Governor Christie’s profligate use of the line item veto on the state budget enacted by the Legislature this week did serious damage to virtually every constituency imaginable in this state – except for corporations and the super-rich.

Christie red-lined a litany of critical funding needs: health care for working families; tax credits for low-wage workers; after school programs for inner-city youth; legal counsel for indigent defendants; drugs for people with AIDS; college scholarships for gifted middle-class students; a resource center for Hispanic women; protective services for abused children; postpartum education; legal clinics; libraries; museums; mental health services; technology and even public television programming. The list is as long as it is damaging.

Unlike responsible governors in states such as Connecticut and California, Christie chose only to make cuts in services to balance the state budget. He refused to sustain the critical investments in New Jersey’s social infrastructure that have allowed all of its residents to enjoy a broadly shared prosperity.

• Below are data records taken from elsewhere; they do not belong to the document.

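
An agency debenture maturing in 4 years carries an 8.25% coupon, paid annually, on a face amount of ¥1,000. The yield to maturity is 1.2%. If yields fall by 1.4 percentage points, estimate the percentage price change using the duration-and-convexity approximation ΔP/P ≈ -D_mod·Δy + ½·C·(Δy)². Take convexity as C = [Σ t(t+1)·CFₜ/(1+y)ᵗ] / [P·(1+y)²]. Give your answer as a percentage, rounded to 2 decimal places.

With y = 0.012:
  t   CF        PV=CF/(1+0.012)^t    t·PV        t(t+1)·PV
  1        82.50        81.5217        81.5217         163.0435
  2        82.50        80.5551       161.1102         483.3305
  3        82.50        79.5999       238.7996         955.1986
  4     1,082.50     1,032.0622     4,128.2486      20,641.2432
  Σ                  1,273.7389     4,609.6802      22,242.8157
P = 1,273.7389; D_Mac = 3.61902 yrs; D_mod = 3.57610 yrs; C = 17.05094.
Duration effect: -3.57610 × (-0.014) = +0.050065
Convexity effect: 0.5 × 17.05094 × (-0.014)² = +0.0016710
ΔP/P ≈ +0.050065 + 0.0016710 = +0.051736 = +5.1736%.

+5.17%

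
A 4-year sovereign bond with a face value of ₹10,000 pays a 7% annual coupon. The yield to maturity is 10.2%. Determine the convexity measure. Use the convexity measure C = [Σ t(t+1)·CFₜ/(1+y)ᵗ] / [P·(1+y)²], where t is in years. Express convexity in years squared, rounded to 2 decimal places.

With y = 0.102:
  t   CF        PV=CF/(1+0.102)^t    t·PV        t(t+1)·PV
  1       700.00       635.2087       635.2087       1,270.4174
  2       700.00       576.4144     1,152.8289       3,458.4866
  3       700.00       523.0621     1,569.1863       6,276.7452
  4    10,700.00     7,255.3338    29,021.3353     145,106.6765
  Σ                  8,990.0191    32,378.5592     156,112.3258
P = 8,990.0191.
Convexity = Σ t(t+1)·PV / [P·(1+y)²] = 156,112.3258 / (8,990.0191 × 1.214404) = 14.29925.

14.30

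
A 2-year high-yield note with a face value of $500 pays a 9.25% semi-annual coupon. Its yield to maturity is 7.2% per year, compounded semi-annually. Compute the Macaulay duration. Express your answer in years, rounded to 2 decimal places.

Periodic yield y = 0.036. Discount each cash flow and weight by its period:
  t   CF        PV=CF/(1+0.036)^t    t·PV
  1       23.125        22.3214        22.3214
  2       23.125        21.5458        43.0916
  3       23.125        20.7971        62.3913
  4      523.125       454.1156     1,816.4625
  Σ                    518.7799     1,944.2668
Price P = Σ PV = 518.7799.
Macaulay duration = Σ(t·PV) / P = 1,944.2668 / 518.7799 = 3.74777 half-year periods.
In years: 3.74777 / 2 = 1.87388 years.

1.87 years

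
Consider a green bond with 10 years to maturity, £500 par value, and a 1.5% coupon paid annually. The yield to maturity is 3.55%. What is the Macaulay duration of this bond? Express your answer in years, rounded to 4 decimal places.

Periodic yield y = 0.0355. Discount each cash flow and weight by its year:
  t   CF        PV=CF/(1+0.0355)^t    t·PV
  1         7.50         7.2429         7.2429
  2         7.50         6.9946        13.9891
  3         7.50         6.7548        20.2643
  4         7.50         6.5232        26.0928
  5         7.50         6.2996        31.4978
  6         7.50         6.0836        36.5016
  7         7.50         5.8750        41.1253
  8         7.50         5.6736        45.3890
  9         7.50         5.4791        49.3120
  10      507.50       358.0429     3,580.4286
  Σ                    414.9692     3,851.8434
Price P = Σ PV = 414.9692.
Macaulay duration = Σ(t·PV) / P = 3,851.8434 / 414.9692 = 9.28224 years.

9.2822 years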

The only winners in the governor’s budget are corporations that will continue to rake in hundreds of millions of dollars in tax subsidies; those wealthy residents whose yearly income exceeds $1 million; and a governor who continues to choose partisan politics over sound public policy.

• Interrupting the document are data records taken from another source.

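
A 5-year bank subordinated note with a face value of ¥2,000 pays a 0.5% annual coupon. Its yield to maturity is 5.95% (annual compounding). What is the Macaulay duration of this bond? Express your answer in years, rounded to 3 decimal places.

Periodic yield y = 0.0595. Discount each cash flow and weight by its year:
  t   CF        PV=CF/(1+0.0595)^t    t·PV
  1        10.00         9.4384         9.4384
  2        10.00         8.9084        17.8167
  3        10.00         8.4081        25.2243
  4        10.00         7.9359        31.7436
  5     2,010.00     1,505.5364     7,527.6819
  Σ                  1,540.2271     7,611.9049
Price P = Σ PV = 1,540.2271.
Macaulay duration = Σ(t·PV) / P = 7,611.9049 / 1,540.2271 = 4.94207 years.

4.942 years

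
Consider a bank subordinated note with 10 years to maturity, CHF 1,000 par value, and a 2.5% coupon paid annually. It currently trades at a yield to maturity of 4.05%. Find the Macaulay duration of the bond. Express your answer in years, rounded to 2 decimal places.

8.88 years

Periodic yield y = 0.0405. Discount each cash flow and weight by its year:
  t   CF        PV=CF/(1+0.0405)^t    t·PV
  1        25.00        24.0269        24.0269
  2        25.00        23.0917        46.1834
  3        25.00        22.1929        66.5787
  4        25.00        21.3291        85.3162
  5        25.00        20.4989       102.4943
  6        25.00        19.7010       118.2058
  7        25.00        18.9341       132.5389
  8        25.00        18.1971       145.5772
  9        25.00        17.4888       157.3996
  10    1,025.00       689.1330     6,891.3296
  Σ                    874.5935     7,769.6506
Price P = Σ PV = 874.5935.
Macaulay duration = Σ(t·PV) / P = 7,769.6506 / 874.5935 = 8.88373 years.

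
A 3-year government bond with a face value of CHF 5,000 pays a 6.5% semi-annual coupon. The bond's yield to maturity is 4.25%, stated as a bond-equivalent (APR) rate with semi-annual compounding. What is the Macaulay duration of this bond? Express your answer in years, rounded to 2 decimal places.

2.78 years

Periodic yield y = 0.02125. Discount each cash flow and weight by its period:
  t   CF        PV=CF/(1+0.02125)^t    t·PV
  1       162.50       159.1187       159.1187
  2       162.50       155.8078       311.6156
  3       162.50       152.5658       457.6974
  4       162.50       149.3912       597.5649
  5       162.50       146.2827       731.4136
  6     5,162.50     4,550.5894    27,303.5362
  Σ                  5,313.7556    29,560.9464
Price P = Σ PV = 5,313.7556.
Macaulay duration = Σ(t·PV) / P = 29,560.9464 / 5,313.7556 = 5.56310 half-year periods.
In years: 5.56310 / 2 = 2.78155 years.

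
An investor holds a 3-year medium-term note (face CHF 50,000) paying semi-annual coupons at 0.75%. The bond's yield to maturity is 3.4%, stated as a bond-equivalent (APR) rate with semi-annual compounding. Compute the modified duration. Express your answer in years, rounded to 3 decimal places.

Periodic yield y = 0.017. First find Macaulay duration:
  t   CF        PV=CF/(1+0.017)^t    t·PV
  1       187.50       184.3658       184.3658
  2       187.50       181.2840       362.5679
  3       187.50       178.2536       534.7609
  4       187.50       175.2740       701.0959
  5       187.50       172.3441       861.7207
  6    50,187.50    45,359.6657   272,157.9942
  Σ                 46,251.1872   274,802.5054
P = 46,251.1872; Macaulay duration = 274,802.5054 / 46,251.1872 = 5.94152 half-year periods = 2.97076 years.
Modified duration = D_Mac / (1 + y) = 2.97076 / 1.017 = 2.92110 years.

2.921 years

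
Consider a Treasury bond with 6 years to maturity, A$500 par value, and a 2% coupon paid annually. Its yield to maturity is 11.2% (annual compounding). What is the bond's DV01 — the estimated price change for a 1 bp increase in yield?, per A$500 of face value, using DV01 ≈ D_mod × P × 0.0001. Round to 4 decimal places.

A$0.1548

Periodic yield y = 0.112.
  t   CF        PV=CF/(1+0.112)^t    t·PV
  1        10.00         8.9928         8.9928
  2        10.00         8.0871        16.1741
  3        10.00         7.2725        21.8176
  4        10.00         6.5400        26.1602
  5        10.00         5.8813        29.4067
  6       510.00       269.7376     1,618.4255
  Σ                    306.5114     1,720.9768
P = 306.5114; D_Mac = 5.61472 yrs; D_mod = 5.04921 yrs.
DV01 ≈ 5.04921 × 306.5114 × 0.0001 = 0.154764.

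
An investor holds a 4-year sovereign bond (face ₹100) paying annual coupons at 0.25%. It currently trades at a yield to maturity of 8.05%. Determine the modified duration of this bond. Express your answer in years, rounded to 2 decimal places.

3.69 years

Periodic yield y = 0.0805. First find Macaulay duration:
  t   CF        PV=CF/(1+0.0805)^t    t·PV
  1         0.25         0.2314         0.2314
  2         0.25         0.2141         0.4283
  3         0.25         0.1982         0.5945
  4       100.25        73.5504       294.2018
  Σ                     74.1941       295.4560
P = 74.1941; Macaulay duration = 295.4560 / 74.1941 = 3.98220 years.
Modified duration = D_Mac / (1 + y) = 3.98220 / 1.0805 = 3.68552 years.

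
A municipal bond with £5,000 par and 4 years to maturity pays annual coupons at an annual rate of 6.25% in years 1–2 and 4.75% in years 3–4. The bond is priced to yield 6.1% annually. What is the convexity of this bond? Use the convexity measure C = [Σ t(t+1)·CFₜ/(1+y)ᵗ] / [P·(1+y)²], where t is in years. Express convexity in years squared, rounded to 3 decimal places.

15.814

With y = 0.061:
  t   CF        PV=CF/(1+0.061)^t    t·PV        t(t+1)·PV
  1       312.50       294.5335       294.5335         589.0669
  2       312.50       277.5999       555.1997       1,665.5992
  3       237.50       198.8463       596.5388       2,386.1553
  4     5,237.50     4,132.9724    16,531.8894      82,659.4471
  Σ                  4,903.9520    17,978.1614      87,300.2685
P = 4,903.9520.
Convexity = Σ t(t+1)·PV / [P·(1+y)²] = 87,300.2685 / (4,903.9520 × 1.125721) = 15.81389.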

It’s now up to the Legislature to right these wrongs by over-riding the governor’s veto, line-by-line if necessary.

2 Comments

Filed under budget adoption, Gov. Chris Christie, line item veto, New Jersey, New Jersey Policy Perspective, NJ State Budget

2 responses to “>New Jersey Policy Perspective President Deborah Howlett’s statement on the FY2012 New Jersey state budget

  1. >The budget that the Democrats in the NJ Legislature passed sought to increase spending by 6% over last year's levels. Thank God for Governor Christie and his veto pen. The Democrats that control the Legislature are nothing short of reckless when it comes to spending. They sound like socialists when they call for even higher taxes in order to achieve their dream of "a broadly shared prosperity." Memo to Deborah Howlett and the liberals like her: The overburdened taxpayers of New Jersey are sick of "sharing." How dare you suggest that anyone in New Jersey should "share" (pay) more. How dare you suggest that our bloated government isn't big enough already. Get your hands out of our pockets!

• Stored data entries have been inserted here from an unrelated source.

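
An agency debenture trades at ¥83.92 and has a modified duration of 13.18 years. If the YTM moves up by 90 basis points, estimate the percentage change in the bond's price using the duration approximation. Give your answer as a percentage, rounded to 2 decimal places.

Duration approximation: ΔP/P ≈ -D_mod · Δy = -13.18 × (+0.009) = -0.118620.
As a percentage: -11.8620%.

-11.86%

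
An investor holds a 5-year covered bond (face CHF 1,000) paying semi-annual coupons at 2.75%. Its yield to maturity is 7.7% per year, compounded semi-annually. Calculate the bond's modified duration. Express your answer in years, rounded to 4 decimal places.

4.4884 years

Periodic yield y = 0.0385. First find Macaulay duration:
  t   CF        PV=CF/(1+0.0385)^t    t·PV
  1        13.75        13.2403        13.2403
  2        13.75        12.7494        25.4988
  3        13.75        12.2767        36.8302
  4        13.75        11.8216        47.2864
  5        13.75        11.3834        56.9168
  6        13.75        10.9613        65.7680
  7        13.75        10.5550        73.8848
  8        13.75        10.1637        81.3094
  9        13.75         9.7869        88.0819
  10    1,013.75       694.8097     6,948.0968
  Σ                    797.7479     7,436.9134
P = 797.7479; Macaulay duration = 7,436.9134 / 797.7479 = 9.32239 half-year periods = 4.66119 years.
Modified duration = D_Mac / (1 + y) = 4.66119 / 1.0385 = 4.48839 years.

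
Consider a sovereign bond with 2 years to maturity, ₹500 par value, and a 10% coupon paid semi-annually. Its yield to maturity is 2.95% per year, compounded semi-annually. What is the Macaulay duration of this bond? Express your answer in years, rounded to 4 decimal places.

Periodic yield y = 0.01475. Discount each cash flow and weight by its period:
  t   CF        PV=CF/(1+0.01475)^t    t·PV
  1        25.00        24.6366        24.6366
  2        25.00        24.2785        48.5570
  3        25.00        23.9256        71.7768
  4       525.00       495.1344     1,980.5374
  Σ                    567.9751     2,125.5078
Price P = Σ PV = 567.9751.
Macaulay duration = Σ(t·PV) / P = 2,125.5078 / 567.9751 = 3.74226 half-year periods.
In years: 3.74226 / 2 = 1.87113 years.

1.8711 years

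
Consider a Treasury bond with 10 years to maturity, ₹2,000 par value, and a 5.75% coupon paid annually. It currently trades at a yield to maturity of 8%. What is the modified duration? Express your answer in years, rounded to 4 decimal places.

Periodic yield y = 0.08. First find Macaulay duration:
  t   CF        PV=CF/(1+0.08)^t    t·PV
  1       115.00       106.4815       106.4815
  2       115.00        98.5940       197.1879
  3       115.00        91.2907       273.8721
  4       115.00        84.5284       338.1137
  5       115.00        78.2671       391.3353
  6       115.00        72.4695       434.8170
  7       115.00        67.1014       469.7098
  8       115.00        62.1309       497.0474
  9       115.00        57.5286       517.7577
  10    2,115.00       979.6542     9,796.5423
  Σ                  1,698.0463    13,022.8647
P = 1,698.0463; Macaulay duration = 13,022.8647 / 1,698.0463 = 7.66932 years.
Modified duration = D_Mac / (1 + y) = 7.66932 / 1.08 = 7.10122 years.

7.1012 years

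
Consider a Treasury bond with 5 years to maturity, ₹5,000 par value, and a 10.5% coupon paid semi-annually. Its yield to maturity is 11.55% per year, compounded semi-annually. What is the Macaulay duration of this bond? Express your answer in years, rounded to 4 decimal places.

Periodic yield y = 0.05775. Discount each cash flow and weight by its period:
  t   CF        PV=CF/(1+0.05775)^t    t·PV
  1       262.50       248.1683       248.1683
  2       262.50       234.6190       469.2381
  3       262.50       221.8095       665.4286
  4       262.50       209.6994       838.7976
  5       262.50       198.2504       991.2521
  6       262.50       187.4265     1,124.5593
  7       262.50       177.1936     1,240.3553
  8       262.50       167.5194     1,340.1550
  9       262.50       158.3733     1,425.3598
  10    5,262.50     3,001.6619    30,016.6187
  Σ                  4,804.7214    38,359.9328
Price P = Σ PV = 4,804.7214.
Macaulay duration = Σ(t·PV) / P = 38,359.9328 / 4,804.7214 = 7.98380 half-year periods.
In years: 7.98380 / 2 = 3.99190 years.

3.9919 years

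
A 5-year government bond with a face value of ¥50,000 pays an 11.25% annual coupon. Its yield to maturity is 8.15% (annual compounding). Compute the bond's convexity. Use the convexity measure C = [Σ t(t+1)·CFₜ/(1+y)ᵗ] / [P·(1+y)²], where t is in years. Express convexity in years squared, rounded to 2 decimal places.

19.83

With y = 0.0815:
  t   CF        PV=CF/(1+0.0815)^t    t·PV        t(t+1)·PV
  1     5,625.00     5,201.1096     5,201.1096      10,402.2191
  2     5,625.00     4,809.1628     9,618.3256      28,854.9768
  3     5,625.00     4,446.7525    13,340.2574      53,361.0297
  4     5,625.00     4,111.6528    16,446.6111      82,233.0555
  5    55,625.00    37,595.6333   187,978.1666   1,127,868.9995
  Σ                 56,164.3109   232,584.4703   1,302,720.2806
P = 56,164.3109.
Convexity = Σ t(t+1)·PV / [P·(1+y)²] = 1,302,720.2806 / (56,164.3109 × 1.169642) = 19.83068.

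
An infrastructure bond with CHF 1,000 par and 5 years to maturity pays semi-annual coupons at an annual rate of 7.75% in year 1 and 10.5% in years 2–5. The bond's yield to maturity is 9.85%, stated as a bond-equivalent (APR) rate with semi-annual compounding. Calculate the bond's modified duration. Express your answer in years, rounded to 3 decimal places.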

  2. >Veritas, spoken like a true ME, ME Republican. Blame it all on the Middle Class who works just as hard, if not harder, and pays more in taxes relative to their income than the rich. I expect our legislature to continue to fight for a strong middle class.We ALL have to sacrifice, including the rich who certainly can afford to pay a little more in taxes, and the unions who have to contribute more to their benefits. Why is it OK when the governor vilifies unions saying we can no longer afford their demands, and then refuses to raise the income taxes on the wealthy?He can't have it both ways.That's not socialism, that's called fairness. Deborah Howlett and the liberals like her are not suggesting to increase the size of government as you accuse. They are looking for a more fair and equitable tax responsibility.The next words I would expect to hear from people like you are "Well let them eat cake".